Comment 3 Bastien Nocera 2018-05-11 08:16:02 UTC
Review of attachment 371854 [details] [review]:

::: shell/ev-media-player-keys.c
@@ +44,3 @@
+        GDBusProxy   *proxy;
+	gboolean      has_name_owner;
+	GCancellable *service_appearance_cancellable;

This isn't a cancellable for "service_appearance". You might as well call this cancellable.

Looks fine otherwise.
Comment 4 Bastien Nocera 2018-05-11 08:22:14 UTC
This is your crash:
166         EvMediaPlayerKeys *keys = EV_MEDIA_PLAYER_KEYS (user_data);•
167 ↦       GDBusProxy *proxy;•
Comment 5 Bastien Nocera 2018-05-11 08:22:32 UTC
Created attachment 371931 [details] [review]
shell: Fix crash when exiting early

When g_dbus_proxy_new_for_bus() is cancelled because EvMediaPlayerKeys
is finalized, don't use the user_data (which will be invalid) before
checking the return of the call.

The user_data will only be valid if the error returned by the _finish()
call is not G_IO_ERROR_CANCELLED.
Comment 6 Marek Kašík 2018-05-11 08:30:17 UTC
(In reply to Bastien Nocera from comment #4)
> This is your crash:
> 166         EvMediaPlayerKeys *keys = EV_MEDIA_PLAYER_KEYS (user_data);•
> 167 ↦       GDBusProxy *proxy;•

You are right, I overlooked this. Thanks!
Comment 7 Marek Kašík 2018-05-11 08:38:54 UTC
Created attachment 371932 [details] [review]
Fix crash in ev_media_player_keys_grab_keys

I've changed the name of the GCancellable to just cancellable.
Comment 8 Bastien Nocera 2018-05-11 08:51:32 UTC
Review of attachment 371932 [details] [review]:

> It seems that asynchronous getting of a DBus proxy can
> finish after EvMediaPlayerKeys is finalized but this

You can remove the "seems to".

> is not secured by a cancellable and hence it crashes
> in callback of the getting of the proxy.

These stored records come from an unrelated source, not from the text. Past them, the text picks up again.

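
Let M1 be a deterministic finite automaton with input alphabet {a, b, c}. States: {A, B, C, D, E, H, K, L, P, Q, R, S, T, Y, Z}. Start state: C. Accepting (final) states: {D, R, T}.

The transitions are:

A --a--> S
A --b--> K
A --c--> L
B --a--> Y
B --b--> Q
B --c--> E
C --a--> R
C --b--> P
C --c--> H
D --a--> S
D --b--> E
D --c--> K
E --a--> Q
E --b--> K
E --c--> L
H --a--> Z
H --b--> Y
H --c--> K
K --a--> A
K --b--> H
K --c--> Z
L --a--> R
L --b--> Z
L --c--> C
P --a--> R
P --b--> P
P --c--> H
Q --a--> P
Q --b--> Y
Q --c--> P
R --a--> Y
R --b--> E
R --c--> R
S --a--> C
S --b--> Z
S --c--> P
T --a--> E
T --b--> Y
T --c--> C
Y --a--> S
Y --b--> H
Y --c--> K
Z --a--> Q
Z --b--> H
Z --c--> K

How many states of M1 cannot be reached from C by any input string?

BFS from C reaches {A, C, E, H, K, L, P, Q, R, S, Y, Z}; the 3 state(s) B, D, T are never visited.

3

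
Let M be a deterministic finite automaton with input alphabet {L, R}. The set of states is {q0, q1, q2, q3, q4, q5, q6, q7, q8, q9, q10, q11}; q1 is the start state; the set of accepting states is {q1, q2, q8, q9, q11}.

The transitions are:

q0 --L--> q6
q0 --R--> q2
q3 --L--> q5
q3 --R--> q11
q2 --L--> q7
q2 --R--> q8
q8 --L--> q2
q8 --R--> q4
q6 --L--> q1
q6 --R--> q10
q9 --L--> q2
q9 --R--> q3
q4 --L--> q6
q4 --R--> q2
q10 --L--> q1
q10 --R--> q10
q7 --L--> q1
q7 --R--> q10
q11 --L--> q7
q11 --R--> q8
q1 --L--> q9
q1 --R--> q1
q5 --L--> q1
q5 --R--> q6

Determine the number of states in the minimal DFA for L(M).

States {q0} cannot be reached from the start state, so discard them.
Start with accepting vs non-accepting: {q1,q2,q8,q9,q11} | {q3,q4,q5,q6,q7,q10}.
On input L, block {q1,q2,q8,q9,q11} splits into {q1,q8,q9} and {q2,q11}.
Refine {q1,q8,q9} on symbol L: members go to different blocks, giving {q8,q9} and {q1}.
Refine {q3,q4,q5,q6,q7,q10} on symbol L: members go to different blocks, giving {q5,q6,q7,q10} and {q3,q4}.
No further refinement is possible. Final partition (5 blocks): {q8,q9} | {q5,q6,q7,q10} | {q2,q11} | {q1} | {q3,q4}.

5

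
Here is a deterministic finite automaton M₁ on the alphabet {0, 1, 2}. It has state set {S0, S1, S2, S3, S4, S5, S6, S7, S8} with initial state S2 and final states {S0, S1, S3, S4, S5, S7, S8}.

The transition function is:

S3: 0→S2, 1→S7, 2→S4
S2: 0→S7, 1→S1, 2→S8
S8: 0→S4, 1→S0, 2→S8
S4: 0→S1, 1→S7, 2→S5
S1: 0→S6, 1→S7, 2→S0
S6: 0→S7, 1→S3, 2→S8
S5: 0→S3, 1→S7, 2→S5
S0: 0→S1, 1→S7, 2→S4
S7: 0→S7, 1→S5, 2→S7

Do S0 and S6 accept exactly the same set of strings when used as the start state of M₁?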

> This commit adds the cancellable which seems to fix this issue.

Same here.

You should probably squash the 2 patches together as well.
Comment 9 Marek Kašík 2018-05-11 09:48:41 UTC
Created attachment 371937 [details] [review]
Fix crash in ev_media_player_keys_grab_keys

Thank you for the review.

(In reply to Bastien Nocera from comment #8)
> Review of attachment 371932 [details] [review] [review]:
> 
> > It seems that asynchronous getting of a DBus proxy can
> > finish after EvMediaPlayerKeys is finalized but this
> 
> You can remove the "seems to".

Done.

> > is not secured by a cancellable and hence it crashes
> > in callback of the getting of the proxy.
> 
> > This commit adds the cancellable which seems to fix this issue.
> 
> Same here.

I've modified this.

> You should probably squash the 2 patches together as well.

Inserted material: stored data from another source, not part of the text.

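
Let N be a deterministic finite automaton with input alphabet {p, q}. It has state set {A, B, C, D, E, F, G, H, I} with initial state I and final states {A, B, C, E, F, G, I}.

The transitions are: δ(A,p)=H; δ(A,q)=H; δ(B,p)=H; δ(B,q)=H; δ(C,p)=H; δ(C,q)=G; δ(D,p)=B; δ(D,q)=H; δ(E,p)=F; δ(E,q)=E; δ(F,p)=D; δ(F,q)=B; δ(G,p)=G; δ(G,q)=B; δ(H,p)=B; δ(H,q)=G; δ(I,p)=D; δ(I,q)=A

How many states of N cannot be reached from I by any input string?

3

No path from I leads to C, E, F; the other 6 states are all reachable.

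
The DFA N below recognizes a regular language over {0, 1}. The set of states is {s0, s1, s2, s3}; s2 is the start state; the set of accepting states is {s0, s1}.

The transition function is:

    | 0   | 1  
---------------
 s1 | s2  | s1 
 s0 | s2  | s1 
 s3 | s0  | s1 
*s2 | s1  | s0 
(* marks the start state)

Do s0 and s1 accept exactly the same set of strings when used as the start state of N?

Yes

Reachable states from the start: {s0,s1,s2}. Unreachable: {s3} — drop them.
Start with accepting vs non-accepting: {s0,s1} | {s2}.
No further refinement is possible. Final partition (2 blocks): {s0,s1} | {s2}.
s0 and s1 lie in the same block of the stable partition, so they are equivalent — no string distinguishes them.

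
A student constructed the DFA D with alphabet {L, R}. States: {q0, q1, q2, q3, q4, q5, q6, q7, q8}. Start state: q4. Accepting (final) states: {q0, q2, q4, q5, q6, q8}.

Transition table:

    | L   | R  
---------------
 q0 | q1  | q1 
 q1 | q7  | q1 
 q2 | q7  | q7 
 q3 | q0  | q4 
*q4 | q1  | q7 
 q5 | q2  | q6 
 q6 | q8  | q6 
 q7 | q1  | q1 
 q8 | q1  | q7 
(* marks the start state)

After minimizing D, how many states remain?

Reachable states from the start: {q1,q4,q7}. Unreachable: {q0,q2,q3,q5,q6,q8} — drop them.
Initial partition by acceptance: {q4} | {q1,q7}.
Stable partition: {q4} | {q1,q7} — 2 equivalence classes.

2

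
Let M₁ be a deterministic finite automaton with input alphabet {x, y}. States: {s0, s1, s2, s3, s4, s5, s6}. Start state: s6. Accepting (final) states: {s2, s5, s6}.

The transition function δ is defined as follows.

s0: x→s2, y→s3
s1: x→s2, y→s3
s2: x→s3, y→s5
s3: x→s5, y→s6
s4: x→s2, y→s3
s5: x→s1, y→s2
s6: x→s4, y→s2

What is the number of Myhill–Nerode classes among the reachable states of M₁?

Reachable states from the start: {s1,s2,s3,s4,s5,s6}. Unreachable: {s0} — drop them.
P0 = {s2,s5,s6} | {s1,s3,s4}.
Split {s1,s3,s4} by δ(·,y) → {s1,s4} and {s3}.
Split {s2,s5,s6} by δ(·,x) → {s5,s6} and {s2}.
Stable partition: {s5,s6} | {s1,s4} | {s3} | {s2} — 4 equivalence classes.

4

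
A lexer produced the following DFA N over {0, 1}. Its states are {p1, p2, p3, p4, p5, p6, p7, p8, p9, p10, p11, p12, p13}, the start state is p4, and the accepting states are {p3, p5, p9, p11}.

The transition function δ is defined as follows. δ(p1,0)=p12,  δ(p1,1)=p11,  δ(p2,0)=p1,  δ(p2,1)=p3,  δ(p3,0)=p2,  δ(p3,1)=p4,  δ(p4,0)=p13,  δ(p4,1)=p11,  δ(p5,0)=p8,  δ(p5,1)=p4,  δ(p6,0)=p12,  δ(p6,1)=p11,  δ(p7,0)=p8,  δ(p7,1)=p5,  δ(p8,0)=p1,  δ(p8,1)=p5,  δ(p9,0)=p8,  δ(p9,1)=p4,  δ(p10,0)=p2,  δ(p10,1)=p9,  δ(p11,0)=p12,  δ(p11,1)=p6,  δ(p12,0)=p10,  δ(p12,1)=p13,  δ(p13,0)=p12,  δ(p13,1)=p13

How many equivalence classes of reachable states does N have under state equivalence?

States {p7} cannot be reached from the start state, so discard them.
Initial partition by acceptance: {p3,p5,p9,p11} | {p1,p2,p4,p6,p8,p10,p12,p13}.
Split {p1,p2,p4,p6,p8,p10,p12,p13} by δ(·,1) → {p1,p2,p4,p6,p8,p10} and {p12,p13}.
On input 0, block {p3,p5,p9,p11} splits into {p3,p5,p9} and {p11}.
Split {p1,p2,p4,p6,p8,p10} by δ(·,0) → {p1,p4,p6} and {p2,p8,p10}.
Split {p12,p13} by δ(·,0) → {p12} and {p13}.
On input 0, block {p1,p4,p6} splits into {p1,p6} and {p4}.
Split {p2,p8,p10} by δ(·,0) → {p2,p8} and {p10}.
The partition is now stable with 8 blocks: {p3,p5,p9} | {p1,p6} | {p12} | {p11} | {p2,p8} | {p13} | {p4} | {p10}.

8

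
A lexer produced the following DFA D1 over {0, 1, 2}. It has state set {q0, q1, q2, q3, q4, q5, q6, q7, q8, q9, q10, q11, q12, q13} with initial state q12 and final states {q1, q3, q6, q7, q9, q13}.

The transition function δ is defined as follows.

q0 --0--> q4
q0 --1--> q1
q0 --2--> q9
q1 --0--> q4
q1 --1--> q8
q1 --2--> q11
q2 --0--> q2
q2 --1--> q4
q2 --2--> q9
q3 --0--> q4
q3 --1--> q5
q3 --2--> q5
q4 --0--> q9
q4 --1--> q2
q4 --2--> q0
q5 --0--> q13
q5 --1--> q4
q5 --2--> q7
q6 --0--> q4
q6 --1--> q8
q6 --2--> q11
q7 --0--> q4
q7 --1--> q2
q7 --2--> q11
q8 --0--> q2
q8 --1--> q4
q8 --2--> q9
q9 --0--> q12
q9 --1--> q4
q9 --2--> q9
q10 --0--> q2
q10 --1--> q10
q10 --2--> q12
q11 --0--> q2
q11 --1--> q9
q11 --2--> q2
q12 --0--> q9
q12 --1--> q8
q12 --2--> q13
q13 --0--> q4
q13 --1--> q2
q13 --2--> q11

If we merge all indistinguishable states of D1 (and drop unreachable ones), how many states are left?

7

States {q3,q5,q6,q7,q10} cannot be reached from the start state, so discard them.
Initial partition by acceptance: {q1,q9,q13} | {q0,q2,q4,q8,q11,q12}.
Refine {q1,q9,q13} on symbol 2: members go to different blocks, giving {q1,q13} and {q9}.
Split {q0,q2,q4,q8,q11,q12} by δ(·,0) → {q0,q2,q8,q11} and {q4,q12}.
On input 0, block {q0,q2,q8,q11} splits into {q2,q8,q11} and {q0}.
Split {q2,q8,q11} by δ(·,1) → {q2,q8} and {q11}.
Refine {q4,q12} on symbol 2: members go to different blocks, giving {q4} and {q12}.
Stable partition: {q1,q13} | {q2,q8} | {q9} | {q4} | {q0} | {q11} | {q12} — 7 equivalence classes.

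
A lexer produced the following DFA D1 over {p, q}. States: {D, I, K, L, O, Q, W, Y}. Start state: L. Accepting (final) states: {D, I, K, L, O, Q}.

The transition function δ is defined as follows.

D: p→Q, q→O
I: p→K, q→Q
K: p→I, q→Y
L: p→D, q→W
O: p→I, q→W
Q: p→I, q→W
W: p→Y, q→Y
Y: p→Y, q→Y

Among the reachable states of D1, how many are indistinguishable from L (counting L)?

All states are reachable from the start state.
P0 = {D,I,K,L,O,Q} | {W,Y}.
On input q, block {D,I,K,L,O,Q} splits into {K,L,O,Q} and {D,I}.
The partition is now stable with 3 blocks: {K,L,O,Q} | {W,Y} | {D,I}.
State L belongs to the block {K,L,O,Q}, which has 4 states.

4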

Thanks, I've merged them together.
Comment 10 Bastien Nocera 2018-05-11 11:07:57 UTC
Review of attachment 371937 [details] [review]:

Looks good to me
Comment 11 Marek Kašík 2018-05-14 09:28:21 UTC
Comment on attachment 371937 [details] [review]
Fix crash in ev_media_player_keys_grab_keys

Thank you all for your reviews. I've pushed the patch to master and 3.28 branches.